La familia Stuckeley se conformaba por los padres de familia y 14 hijos, todos eran granjeros. De forma inexplicable los hijos comenzaron a morir, aparentemente de tuberculosis. La primera en fallecer fue la hija mayor, Sara; después murieron cinco hijos más y fueron enterrados en el cementerio del pueblo Exeter.

Lo macabro se dio tiempo después cuando los hermanos pequeños de Sara les dijeron a sus padres que ella los había visitado la noche anterior. En un principio no les creyeron, pues aún no se reponían de la pena de perder a sus hijos, pero una noche la madre vio a Sara.

El señor Stuckeley pidió autorización para exhumar los cuerpos de sus hijos y comprobar que realmente estaban ahí enterrados. Al sacar a los seis, halló que Sara —quien fue la primera en morir— se encontraba en perfectas condiciones, como si la hubieran enterrado un día antes, mientras que los demás ya estaban en avanzado estado de putrefacción.

Lo que se hizo a continuación fue abrir el cuerpo de Sara, sacarle el corazón y quemarlo. A partir de ahí —a pesar de que un hijo más murió— no se vio de nuevo deambular a la hija del matrimonio Stuckeley.

El caso de Arnold Paule.

A pesar de que existe mucha información con relación a este caso, los datos presentados varían conforme a quien los narra. El hecho aparentemente ocurrió en la población de Medvedja, Hungría, en 1732.

De acuerdo a la leyenda, en Medvedja comenzaron a registrarse extrañas muertes. No eran decesos repentinos, sino que la gente enfermaba y fallecía lentamente; sufrían de fiebre, náuseas, dolores abdominales, dificultad respiratoria, punzadas y una sed insaciable (algunos síntomas de la rabia que no tuvo cura hasta 1886).

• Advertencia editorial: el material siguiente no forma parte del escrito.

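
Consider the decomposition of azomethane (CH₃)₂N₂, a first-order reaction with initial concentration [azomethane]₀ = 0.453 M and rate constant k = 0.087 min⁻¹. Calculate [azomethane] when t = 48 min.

0.006958 M

Step 1: For a first-order reaction: [azomethane] = [azomethane]₀ × e^(-kt)
Step 2: [azomethane] = 0.453 × e^(-0.087 × 48)
Step 3: [azomethane] = 0.453 × e^(-4.176)
Step 4: [azomethane] = 0.453 × 0.0153598 = 0.006958 M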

Como las muertes se incrementaban a un paso acelerado, las autoridades de Belgrado dieron la orden al comandante Schnezzer para que investigara. Éste, a su vez, se apoyó en los conocimientos del epidemiólogo Glaser. Conforme realizaron los estudios, Glaser no fue capaz de hallar un origen racional de la enfermedad. Ante la extrañeza del caso, el médico ordenó exhumar 16 cuerpos, de los cuales, 10 no presentaban putrefacción.

Los habitantes de Medvedja llegaron a la conclusión de que el causante de esta maldición era Arnold Paule, fallecido un mes atrás. Paule fue soldado y, mientras estaba de misión en Grecia, fue atacado por un vampiro humano. La forma de librarse de convertirse en un chupasangre, era comer tierra de la tumba del vampiro, así como rociarse de su sangre, lo cual Arnold hizo. De este extraño suceso se supo gracias al testimonio de su esposa.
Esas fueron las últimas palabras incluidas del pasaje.